Episodic indicates <15 headaches days per month.
‘Current’, presence or absence of on-going headache at time of telephone interview.
Duration, number of years until resolution or until last follow-up.
Exact shape could not be determined when recorded as one cubic inch, diameter, or circumscribed.
Discussion
Our findings appear to affirm prior studies (4,12). We did see a clear pattern of a persistent underlying pain, often described as a dull ache with clinical exacerbations of sharp, stabbing, jabbing, or throbbing pain. Similar to previous studies migraine co-morbidity was found in our population (1,11,12). Skin abnormalities were not found in our group of patients (n = 13). However, it is uncertain if skin changes only clearly manifest with chronicity (11). With the exception of one patient who had pain exacerbation when touching the affected area, documented in the medical record and in interview, we did not find evidence of tenderness to palpation as in other studies (13). Patient 1 experienced headache symptoms post-trauma, it is worth noting that this patient also had the largest area of 10 cm in diameter.
No specific therapy was identified to be effective in more than one patient. However, it is noted that very few patients completed a thorough regimen of available therapies with less than a quarter attempting tricyclics or topiramate and no patients attempting valproate. However, 38% did have eventual resolution either with medication or spontaneous resolution. Botulinum toxin type A (BoNTA) was not attempted on any of our patients, but may be an area of further research since it may help in a small subset of patients (5).

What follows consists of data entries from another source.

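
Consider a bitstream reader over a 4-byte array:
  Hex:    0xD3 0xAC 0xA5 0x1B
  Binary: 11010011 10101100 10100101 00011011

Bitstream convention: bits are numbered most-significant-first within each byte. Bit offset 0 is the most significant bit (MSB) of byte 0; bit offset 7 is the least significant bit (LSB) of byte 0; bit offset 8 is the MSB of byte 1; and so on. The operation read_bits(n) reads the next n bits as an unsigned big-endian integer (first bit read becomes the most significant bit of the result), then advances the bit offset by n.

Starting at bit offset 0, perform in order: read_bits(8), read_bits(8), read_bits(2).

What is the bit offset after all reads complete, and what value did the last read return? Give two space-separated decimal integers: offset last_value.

Answer: 18 2

Derivation:
Read 1: bits[0:8] width=8 -> value=211 (bin 11010011); offset now 8 = byte 1 bit 0; 24 bits remain
Read 2: bits[8:16] width=8 -> value=172 (bin 10101100); offset now 16 = byte 2 bit 0; 16 bits remain
Read 3: bits[16:18] width=2 -> value=2 (bin 10); offset now 18 = byte 2 bit 2; 14 bits remain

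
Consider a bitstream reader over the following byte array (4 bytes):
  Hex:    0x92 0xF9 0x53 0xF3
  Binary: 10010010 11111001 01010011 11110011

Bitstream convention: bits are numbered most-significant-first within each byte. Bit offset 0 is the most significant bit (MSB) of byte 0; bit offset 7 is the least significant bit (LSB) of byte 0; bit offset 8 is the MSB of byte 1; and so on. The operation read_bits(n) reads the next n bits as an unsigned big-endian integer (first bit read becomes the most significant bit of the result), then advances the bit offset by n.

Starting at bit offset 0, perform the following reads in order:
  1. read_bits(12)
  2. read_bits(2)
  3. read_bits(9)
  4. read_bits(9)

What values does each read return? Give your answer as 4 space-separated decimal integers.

Answer: 2351 2 169 499

Derivation:
Read 1: bits[0:12] width=12 -> value=2351 (bin 100100101111); offset now 12 = byte 1 bit 4; 20 bits remain
Read 2: bits[12:14] width=2 -> value=2 (bin 10); offset now 14 = byte 1 bit 6; 18 bits remain
Read 3: bits[14:23] width=9 -> value=169 (bin 010101001); offset now 23 = byte 2 bit 7; 9 bits remain
Read 4: bits[23:32] width=9 -> value=499 (bin 111110011); offset now 32 = byte 4 bit 0; 0 bits remain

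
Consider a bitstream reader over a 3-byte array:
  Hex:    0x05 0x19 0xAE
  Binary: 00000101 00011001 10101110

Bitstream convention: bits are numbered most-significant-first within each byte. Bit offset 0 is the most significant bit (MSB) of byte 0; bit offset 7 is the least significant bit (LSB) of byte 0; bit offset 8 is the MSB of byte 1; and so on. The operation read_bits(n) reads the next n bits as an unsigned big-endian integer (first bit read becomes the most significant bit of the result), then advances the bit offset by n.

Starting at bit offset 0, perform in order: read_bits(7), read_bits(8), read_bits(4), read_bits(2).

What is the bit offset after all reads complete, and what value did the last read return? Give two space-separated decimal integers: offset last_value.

Read 1: bits[0:7] width=7 -> value=2 (bin 0000010); offset now 7 = byte 0 bit 7; 17 bits remain
Read 2: bits[7:15] width=8 -> value=140 (bin 10001100); offset now 15 = byte 1 bit 7; 9 bits remain
Read 3: bits[15:19] width=4 -> value=13 (bin 1101); offset now 19 = byte 2 bit 3; 5 bits remain
Read 4: bits[19:21] width=2 -> value=1 (bin 01); offset now 21 = byte 2 bit 5; 3 bits remain

Answer: 21 1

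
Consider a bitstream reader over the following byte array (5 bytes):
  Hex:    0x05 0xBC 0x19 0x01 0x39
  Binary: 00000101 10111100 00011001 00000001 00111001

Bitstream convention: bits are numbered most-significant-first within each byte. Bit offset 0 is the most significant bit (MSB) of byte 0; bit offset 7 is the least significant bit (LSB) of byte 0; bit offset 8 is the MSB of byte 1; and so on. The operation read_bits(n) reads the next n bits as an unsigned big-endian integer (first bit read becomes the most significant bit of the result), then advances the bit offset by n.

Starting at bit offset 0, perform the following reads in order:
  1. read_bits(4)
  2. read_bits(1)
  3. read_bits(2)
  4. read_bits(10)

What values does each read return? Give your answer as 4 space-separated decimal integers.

Answer: 0 0 2 888

Derivation:
Read 1: bits[0:4] width=4 -> value=0 (bin 0000); offset now 4 = byte 0 bit 4; 36 bits remain
Read 2: bits[4:5] width=1 -> value=0 (bin 0); offset now 5 = byte 0 bit 5; 35 bits remain
Read 3: bits[5:7] width=2 -> value=2 (bin 10); offset now 7 = byte 0 bit 7; 33 bits remain
Read 4: bits[7:17] width=10 -> value=888 (bin 1101111000); offset now 17 = byte 2 bit 1; 23 bits remain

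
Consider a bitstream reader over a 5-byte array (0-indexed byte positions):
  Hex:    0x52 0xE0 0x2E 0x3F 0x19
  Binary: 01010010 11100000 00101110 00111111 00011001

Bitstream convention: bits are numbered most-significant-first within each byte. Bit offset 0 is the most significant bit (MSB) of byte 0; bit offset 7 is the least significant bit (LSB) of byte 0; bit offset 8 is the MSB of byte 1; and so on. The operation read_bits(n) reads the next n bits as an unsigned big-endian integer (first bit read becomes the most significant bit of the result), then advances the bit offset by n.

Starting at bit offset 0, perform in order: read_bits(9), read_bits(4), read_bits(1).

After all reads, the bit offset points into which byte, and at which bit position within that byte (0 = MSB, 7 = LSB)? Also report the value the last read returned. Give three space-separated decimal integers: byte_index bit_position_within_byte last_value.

Read 1: bits[0:9] width=9 -> value=165 (bin 010100101); offset now 9 = byte 1 bit 1; 31 bits remain
Read 2: bits[9:13] width=4 -> value=12 (bin 1100); offset now 13 = byte 1 bit 5; 27 bits remain
Read 3: bits[13:14] width=1 -> value=0 (bin 0); offset now 14 = byte 1 bit 6; 26 bits remain

Answer: 1 6 0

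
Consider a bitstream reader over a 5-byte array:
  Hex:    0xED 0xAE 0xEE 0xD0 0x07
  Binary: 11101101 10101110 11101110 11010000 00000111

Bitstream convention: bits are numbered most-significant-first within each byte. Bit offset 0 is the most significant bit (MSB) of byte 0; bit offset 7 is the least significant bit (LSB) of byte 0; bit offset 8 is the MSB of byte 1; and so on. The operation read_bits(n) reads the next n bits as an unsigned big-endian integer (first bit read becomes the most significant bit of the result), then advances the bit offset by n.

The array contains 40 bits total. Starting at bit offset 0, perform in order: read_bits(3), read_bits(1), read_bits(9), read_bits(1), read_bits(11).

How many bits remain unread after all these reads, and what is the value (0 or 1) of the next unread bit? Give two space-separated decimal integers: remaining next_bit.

Read 1: bits[0:3] width=3 -> value=7 (bin 111); offset now 3 = byte 0 bit 3; 37 bits remain
Read 2: bits[3:4] width=1 -> value=0 (bin 0); offset now 4 = byte 0 bit 4; 36 bits remain
Read 3: bits[4:13] width=9 -> value=437 (bin 110110101); offset now 13 = byte 1 bit 5; 27 bits remain
Read 4: bits[13:14] width=1 -> value=1 (bin 1); offset now 14 = byte 1 bit 6; 26 bits remain
Read 5: bits[14:25] width=11 -> value=1501 (bin 10111011101); offset now 25 = byte 3 bit 1; 15 bits remain

Answer: 15 1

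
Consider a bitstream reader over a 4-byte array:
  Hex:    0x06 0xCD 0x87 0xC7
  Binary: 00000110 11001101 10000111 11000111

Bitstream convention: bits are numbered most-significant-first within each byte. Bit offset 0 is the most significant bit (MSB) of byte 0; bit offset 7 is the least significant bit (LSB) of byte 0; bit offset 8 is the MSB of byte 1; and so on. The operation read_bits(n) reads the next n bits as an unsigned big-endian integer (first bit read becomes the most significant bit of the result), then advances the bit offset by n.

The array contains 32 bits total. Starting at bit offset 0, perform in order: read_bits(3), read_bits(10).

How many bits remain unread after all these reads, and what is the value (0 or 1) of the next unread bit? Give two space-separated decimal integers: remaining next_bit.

Read 1: bits[0:3] width=3 -> value=0 (bin 000); offset now 3 = byte 0 bit 3; 29 bits remain
Read 2: bits[3:13] width=10 -> value=217 (bin 0011011001); offset now 13 = byte 1 bit 5; 19 bits remain

Answer: 19 1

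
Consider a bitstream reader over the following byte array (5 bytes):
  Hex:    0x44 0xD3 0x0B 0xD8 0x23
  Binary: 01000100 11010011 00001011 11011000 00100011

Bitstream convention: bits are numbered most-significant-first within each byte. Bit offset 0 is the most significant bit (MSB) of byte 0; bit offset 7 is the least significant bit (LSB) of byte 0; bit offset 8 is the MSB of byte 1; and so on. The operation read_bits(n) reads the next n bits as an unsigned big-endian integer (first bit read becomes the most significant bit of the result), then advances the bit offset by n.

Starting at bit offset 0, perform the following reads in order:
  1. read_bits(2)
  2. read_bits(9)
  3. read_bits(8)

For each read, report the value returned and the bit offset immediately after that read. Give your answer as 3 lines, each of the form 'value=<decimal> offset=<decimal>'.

Answer: value=1 offset=2
value=38 offset=11
value=152 offset=19

Derivation:
Read 1: bits[0:2] width=2 -> value=1 (bin 01); offset now 2 = byte 0 bit 2; 38 bits remain
Read 2: bits[2:11] width=9 -> value=38 (bin 000100110); offset now 11 = byte 1 bit 3; 29 bits remain
Read 3: bits[11:19] width=8 -> value=152 (bin 10011000); offset now 19 = byte 2 bit 3; 21 bits remain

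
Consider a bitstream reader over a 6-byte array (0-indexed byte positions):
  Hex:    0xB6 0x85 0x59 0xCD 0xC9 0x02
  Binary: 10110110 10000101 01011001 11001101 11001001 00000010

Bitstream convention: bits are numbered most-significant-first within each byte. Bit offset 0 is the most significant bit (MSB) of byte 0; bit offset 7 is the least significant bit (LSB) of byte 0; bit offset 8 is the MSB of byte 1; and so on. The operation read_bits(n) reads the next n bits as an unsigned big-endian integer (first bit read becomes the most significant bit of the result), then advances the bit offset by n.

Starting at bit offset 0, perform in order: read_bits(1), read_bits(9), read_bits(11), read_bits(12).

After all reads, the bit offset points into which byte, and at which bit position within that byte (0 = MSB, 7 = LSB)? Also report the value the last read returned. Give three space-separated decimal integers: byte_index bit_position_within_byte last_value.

Answer: 4 1 923

Derivation:
Read 1: bits[0:1] width=1 -> value=1 (bin 1); offset now 1 = byte 0 bit 1; 47 bits remain
Read 2: bits[1:10] width=9 -> value=218 (bin 011011010); offset now 10 = byte 1 bit 2; 38 bits remain
Read 3: bits[10:21] width=11 -> value=171 (bin 00010101011); offset now 21 = byte 2 bit 5; 27 bits remain
Read 4: bits[21:33] width=12 -> value=923 (bin 001110011011); offset now 33 = byte 4 bit 1; 15 bits remain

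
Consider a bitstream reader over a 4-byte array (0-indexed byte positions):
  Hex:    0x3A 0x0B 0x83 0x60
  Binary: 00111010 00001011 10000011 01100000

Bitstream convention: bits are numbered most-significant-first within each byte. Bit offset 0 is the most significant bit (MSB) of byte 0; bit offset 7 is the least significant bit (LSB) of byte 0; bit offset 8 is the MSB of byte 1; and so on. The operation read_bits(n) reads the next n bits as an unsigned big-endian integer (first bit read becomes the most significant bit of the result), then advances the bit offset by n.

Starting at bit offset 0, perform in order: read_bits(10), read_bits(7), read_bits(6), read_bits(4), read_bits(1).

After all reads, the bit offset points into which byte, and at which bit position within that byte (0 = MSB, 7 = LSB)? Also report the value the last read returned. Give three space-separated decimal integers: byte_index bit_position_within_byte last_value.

Answer: 3 4 0

Derivation:
Read 1: bits[0:10] width=10 -> value=232 (bin 0011101000); offset now 10 = byte 1 bit 2; 22 bits remain
Read 2: bits[10:17] width=7 -> value=23 (bin 0010111); offset now 17 = byte 2 bit 1; 15 bits remain
Read 3: bits[17:23] width=6 -> value=1 (bin 000001); offset now 23 = byte 2 bit 7; 9 bits remain
Read 4: bits[23:27] width=4 -> value=11 (bin 1011); offset now 27 = byte 3 bit 3; 5 bits remain
Read 5: bits[27:28] width=1 -> value=0 (bin 0); offset now 28 = byte 3 bit 4; 4 bits remain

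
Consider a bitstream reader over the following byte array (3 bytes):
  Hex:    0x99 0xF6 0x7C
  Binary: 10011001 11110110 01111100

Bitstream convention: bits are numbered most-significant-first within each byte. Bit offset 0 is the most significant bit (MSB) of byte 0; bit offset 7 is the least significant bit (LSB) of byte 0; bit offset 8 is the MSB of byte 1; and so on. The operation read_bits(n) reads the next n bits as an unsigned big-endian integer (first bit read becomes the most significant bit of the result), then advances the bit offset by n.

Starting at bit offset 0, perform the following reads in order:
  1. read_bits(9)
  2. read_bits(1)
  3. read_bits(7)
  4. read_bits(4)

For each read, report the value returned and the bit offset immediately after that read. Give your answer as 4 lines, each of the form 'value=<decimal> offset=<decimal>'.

Answer: value=307 offset=9
value=1 offset=10
value=108 offset=17
value=15 offset=21

Derivation:
Read 1: bits[0:9] width=9 -> value=307 (bin 100110011); offset now 9 = byte 1 bit 1; 15 bits remain
Read 2: bits[9:10] width=1 -> value=1 (bin 1); offset now 10 = byte 1 bit 2; 14 bits remain
Read 3: bits[10:17] width=7 -> value=108 (bin 1101100); offset now 17 = byte 2 bit 1; 7 bits remain
Read 4: bits[17:21] width=4 -> value=15 (bin 1111); offset now 21 = byte 2 bit 5; 3 bits remain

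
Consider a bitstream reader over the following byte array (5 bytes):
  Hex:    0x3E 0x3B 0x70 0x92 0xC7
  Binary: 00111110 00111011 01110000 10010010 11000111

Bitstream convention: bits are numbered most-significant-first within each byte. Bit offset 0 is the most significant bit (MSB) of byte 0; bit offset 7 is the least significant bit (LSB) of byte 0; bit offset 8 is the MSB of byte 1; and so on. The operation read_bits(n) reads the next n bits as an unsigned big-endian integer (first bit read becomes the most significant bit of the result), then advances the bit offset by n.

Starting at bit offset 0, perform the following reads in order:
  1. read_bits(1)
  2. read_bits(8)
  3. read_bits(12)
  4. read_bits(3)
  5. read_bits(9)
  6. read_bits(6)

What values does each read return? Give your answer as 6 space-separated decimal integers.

Answer: 0 124 1902 0 293 35

Derivation:
Read 1: bits[0:1] width=1 -> value=0 (bin 0); offset now 1 = byte 0 bit 1; 39 bits remain
Read 2: bits[1:9] width=8 -> value=124 (bin 01111100); offset now 9 = byte 1 bit 1; 31 bits remain
Read 3: bits[9:21] width=12 -> value=1902 (bin 011101101110); offset now 21 = byte 2 bit 5; 19 bits remain
Read 4: bits[21:24] width=3 -> value=0 (bin 000); offset now 24 = byte 3 bit 0; 16 bits remain
Read 5: bits[24:33] width=9 -> value=293 (bin 100100101); offset now 33 = byte 4 bit 1; 7 bits remain
Read 6: bits[33:39] width=6 -> value=35 (bin 100011); offset now 39 = byte 4 bit 7; 1 bits remain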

It is unclear how common nummular headache may be in a general population and difficult to extrapolate since more mild or moderate cases likely do not instigate a physician referral or are not commonly addressed by non-headache physicians. Our population is likely subject to a selection bias of refractory cases. There is the potential to underestimate therapeutic efficacy in the general population. Limitations were noted in the relatively few cases diagnosed with nummular headache given its relatively recent description. We also had relatively short follow-up, therefore not fully appreciating the natural course of the disorder particularly as to whether or not they improve or worsen with time.